EU bans pesticides linked to dwindling bee population
While most people consider bees to be pesky nuisances, others are deathly afraid because a sting can be deadly to them, however bees play an important part in the world economy as they contribute to agriculture with their pollination and in order to stop bee populations from further declining, the EU has voted to ban a pesticide.
Fifteen of the twenty seven European Union member states voted to restrict one of the world's most widely used insecticides, neonicotinoids, which have been linked to the huge decline in the population of honey bees around the world.
Despite numerous scientific studies having found links between the pesticides and the dwindling bee population, and the European Food Safety Authority saying that the pesticides did pose a unacceptable risk to bees' health, the UK continues to oppose the decision arguing that the impact of nicotinoids on bees is unclear.

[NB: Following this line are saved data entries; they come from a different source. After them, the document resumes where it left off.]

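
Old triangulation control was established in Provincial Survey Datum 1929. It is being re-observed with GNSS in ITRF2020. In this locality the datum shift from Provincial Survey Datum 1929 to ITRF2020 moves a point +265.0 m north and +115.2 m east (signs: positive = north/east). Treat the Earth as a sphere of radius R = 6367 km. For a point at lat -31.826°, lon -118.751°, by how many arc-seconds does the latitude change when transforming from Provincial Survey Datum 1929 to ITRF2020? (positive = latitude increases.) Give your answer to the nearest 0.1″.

On a sphere of radius R, 1 rad of latitude = R, so Δφ = ΔN / R = 265.0 / 6367000 = 4.1621e-05 rad = 8.585″.

Δφ = 8.6″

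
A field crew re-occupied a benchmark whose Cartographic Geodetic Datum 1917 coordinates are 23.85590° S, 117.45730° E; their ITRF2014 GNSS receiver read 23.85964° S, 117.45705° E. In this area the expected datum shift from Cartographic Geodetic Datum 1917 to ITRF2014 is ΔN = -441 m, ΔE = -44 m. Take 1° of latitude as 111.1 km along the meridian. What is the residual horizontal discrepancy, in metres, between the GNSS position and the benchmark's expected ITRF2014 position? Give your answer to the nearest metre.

32 m

Observed coordinate differences: Δφ = -0.00374°, Δλ = -0.00025°.
Converting to metres (1° lat = 111100 m, cos φ = 0.914566): observed ΔN = -415.5 m, observed ΔE = -25.4 m.
Subtracting the expected shift leaves a residual of -415.5 − (-441) = 25.5 m north and -25.4 − (-44) = 18.6 m east.
Residual distance = √(25.5² + 18.6²) = 31.6 m.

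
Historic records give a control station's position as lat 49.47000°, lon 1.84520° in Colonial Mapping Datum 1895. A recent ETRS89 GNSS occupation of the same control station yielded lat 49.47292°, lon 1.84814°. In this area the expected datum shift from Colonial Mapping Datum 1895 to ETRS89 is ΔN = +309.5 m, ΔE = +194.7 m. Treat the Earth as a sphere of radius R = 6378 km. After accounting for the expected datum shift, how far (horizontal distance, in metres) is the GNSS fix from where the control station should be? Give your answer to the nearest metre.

Observed coordinate differences: Δφ = +0.00292°, Δλ = +0.00294°.
Converting to metres (1° lat = 111317 m, cos φ = 0.649846): observed ΔN = 325.0 m, observed ΔE = 212.7 m.
Subtracting the expected shift leaves a residual of 325.0 − (309.5) = 15.5 m north and 212.7 − (194.7) = 18.0 m east.
Residual distance = √(15.5² + 18.0²) = 23.8 m.

24 m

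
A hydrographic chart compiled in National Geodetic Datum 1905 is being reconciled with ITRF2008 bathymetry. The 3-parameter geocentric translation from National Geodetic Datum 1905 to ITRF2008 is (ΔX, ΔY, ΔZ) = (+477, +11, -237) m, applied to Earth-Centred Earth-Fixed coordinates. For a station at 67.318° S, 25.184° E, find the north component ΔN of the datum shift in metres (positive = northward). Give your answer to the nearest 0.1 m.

ΔN = 311.2 m

At φ = -67.318°, λ = 25.184°: sin φ = -0.922659, cos φ = 0.385616, sin λ = 0.425527, cos λ = 0.904946.
ΔN = −sin φ cos λ·ΔX − sin φ sin λ·ΔY + cos φ·ΔZ = −(-0.922659)(0.904946)(477) − (-0.922659)(0.425527)(11) + (0.385616)(-237) = 311.20 m.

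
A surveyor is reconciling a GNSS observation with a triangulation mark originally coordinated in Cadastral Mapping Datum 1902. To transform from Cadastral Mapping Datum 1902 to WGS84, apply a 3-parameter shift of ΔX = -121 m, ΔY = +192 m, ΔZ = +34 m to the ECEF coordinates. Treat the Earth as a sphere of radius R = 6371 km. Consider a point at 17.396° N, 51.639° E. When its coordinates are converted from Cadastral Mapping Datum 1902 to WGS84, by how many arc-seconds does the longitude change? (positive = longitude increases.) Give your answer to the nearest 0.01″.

sin φ = 0.298974, cos φ = 0.954261, sin λ = 0.784116, cos λ = 0.620614.
East component: ΔE = −sin λ·ΔX + cos λ·ΔY = −(0.784116)(-121) + (0.620614)(192) = 214.04 m.
1° of latitude spans πR/180 = 111195 m; at latitude φ, 1° of longitude spans that × cos φ = 106109.0 m, so Δλ = 214.04 / 106109.0 × 3600 = 7.262″.

Δλ = 7.26″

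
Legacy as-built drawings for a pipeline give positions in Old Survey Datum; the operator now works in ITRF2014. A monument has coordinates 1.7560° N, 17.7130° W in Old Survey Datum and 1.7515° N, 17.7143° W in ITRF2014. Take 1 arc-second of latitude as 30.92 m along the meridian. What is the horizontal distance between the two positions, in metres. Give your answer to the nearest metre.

521 m

Δφ = 1.7515° − 1.7560° = -0.0045°; Δλ = -17.7143° − -17.7130° = -0.0013°.
1° of latitude = 3600 × 30.92 = 111312 m.
ΔN = Δφ × 111312 = -500.9 m; ΔE = Δλ × 111312 × cos(1.7560°) = -0.0013 × 111312 × 0.999530 = -144.6 m.
Distance = √(ΔE² + ΔN²) = √((-144.6)² + (-500.9)²) = 521.4 m.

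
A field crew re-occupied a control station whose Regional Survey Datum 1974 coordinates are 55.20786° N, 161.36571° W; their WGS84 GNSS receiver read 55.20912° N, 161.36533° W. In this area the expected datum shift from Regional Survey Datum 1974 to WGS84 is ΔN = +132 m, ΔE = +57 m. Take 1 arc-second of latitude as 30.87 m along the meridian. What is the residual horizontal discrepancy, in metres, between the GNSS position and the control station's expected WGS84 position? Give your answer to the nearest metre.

34 m

Observed coordinate differences: Δφ = +0.00126°, Δλ = +0.00038°.
Converting to metres (1° lat = 111132 m, cos φ = 0.570601): observed ΔN = 140.0 m, observed ΔE = 24.1 m.
Subtracting the expected shift leaves a residual of 140.0 − (132) = 8.0 m north and 24.1 − (57) = -32.9 m east.
Residual distance = √(8.0² + (-32.9)²) = 33.9 m.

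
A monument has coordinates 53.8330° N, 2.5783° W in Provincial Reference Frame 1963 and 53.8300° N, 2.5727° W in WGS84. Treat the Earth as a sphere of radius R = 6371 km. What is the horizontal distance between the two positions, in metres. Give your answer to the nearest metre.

496 m

Δφ = 53.8300° − 53.8330° = -0.0030°; Δλ = -2.5727° − -2.5783° = +0.0056°.
1° along a meridian = πR/180 = 111195 m.
ΔN = Δφ × 111195 = -333.6 m; ΔE = Δλ × 111195 × cos(53.8330°) = +0.0056 × 111195 × 0.590141 = 367.5 m.
Distance = √(ΔE² + ΔN²) = √(367.5² + (-333.6)²) = 496.3 m.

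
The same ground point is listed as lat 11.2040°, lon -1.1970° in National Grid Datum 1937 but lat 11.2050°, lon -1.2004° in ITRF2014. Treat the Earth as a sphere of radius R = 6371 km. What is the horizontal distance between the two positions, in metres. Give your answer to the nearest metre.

Δφ = 11.2050° − 11.2040° = +0.0010°; Δλ = -1.2004° − -1.1970° = -0.0034°.
1° along a meridian = πR/180 = 111195 m.
ΔN = Δφ × 111195 = 111.2 m; ΔE = Δλ × 111195 × cos(11.2040°) = -0.0034 × 111195 × 0.980942 = -370.9 m.
Distance = √(ΔE² + ΔN²) = √((-370.9)² + 111.2²) = 387.2 m.

387 m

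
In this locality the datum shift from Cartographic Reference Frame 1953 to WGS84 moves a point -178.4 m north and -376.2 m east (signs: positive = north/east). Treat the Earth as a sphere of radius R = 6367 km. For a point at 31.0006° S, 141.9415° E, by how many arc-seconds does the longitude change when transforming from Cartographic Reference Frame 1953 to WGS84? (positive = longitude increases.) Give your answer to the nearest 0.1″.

At latitude -31.0006°, cos φ = 0.857162.
One radian of longitude at latitude φ spans R cos φ, so Δλ = ΔE / (R cos φ) = -376.2 / (6367000 × 0.857162) = -6.8932e-05 rad = -14.218″.

Δλ = -14.2″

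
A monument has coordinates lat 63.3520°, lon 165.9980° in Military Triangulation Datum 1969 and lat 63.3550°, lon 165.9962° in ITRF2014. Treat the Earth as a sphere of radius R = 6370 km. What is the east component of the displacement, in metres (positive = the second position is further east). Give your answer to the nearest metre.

Δφ = 63.3550° − 63.3520° = +0.0030°; Δλ = 165.9962° − 165.9980° = -0.0018°.
1° along a meridian = πR/180 = 111177 m.
ΔN = Δφ × 111177 = 333.5 m; ΔE = Δλ × 111177 × cos(63.3520°) = -0.0018 × 111177 × 0.448508 = -89.8 m.

ΔE = -90 m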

The ban will be in effect for two years unless scientific evidence to the contrary becomes available, and it will restrict the use of the three most common nicotinoids, imidacloprid, clothianidin and thiamethoxam, on crops that bees are more attracted to, like sunflowers, oilseed rape, cotton and maize.
“I pledge to do my utmost to ensure that our bees, which are so vital to our ecosystem and contribute over €22bn annually to European agriculture, are protected,” said Tonio Borg of the European Commission.
Obviously the two companies that manufacture these pesticides, German giant Bayer CropScience and Syngenta, a Swiss biochemical company have been lobbying against the ban.
“The proposal is based on poor science and ignores a wealth of evidence from the field that these pesticides do not damage the health of bees. Instead of banning these products, the commission should now take the opportunity to address the real reasons for bee health decline: Disease, viruses and loss of habitat and nutrition," said Syngenta's chief operating officer, John Atkin.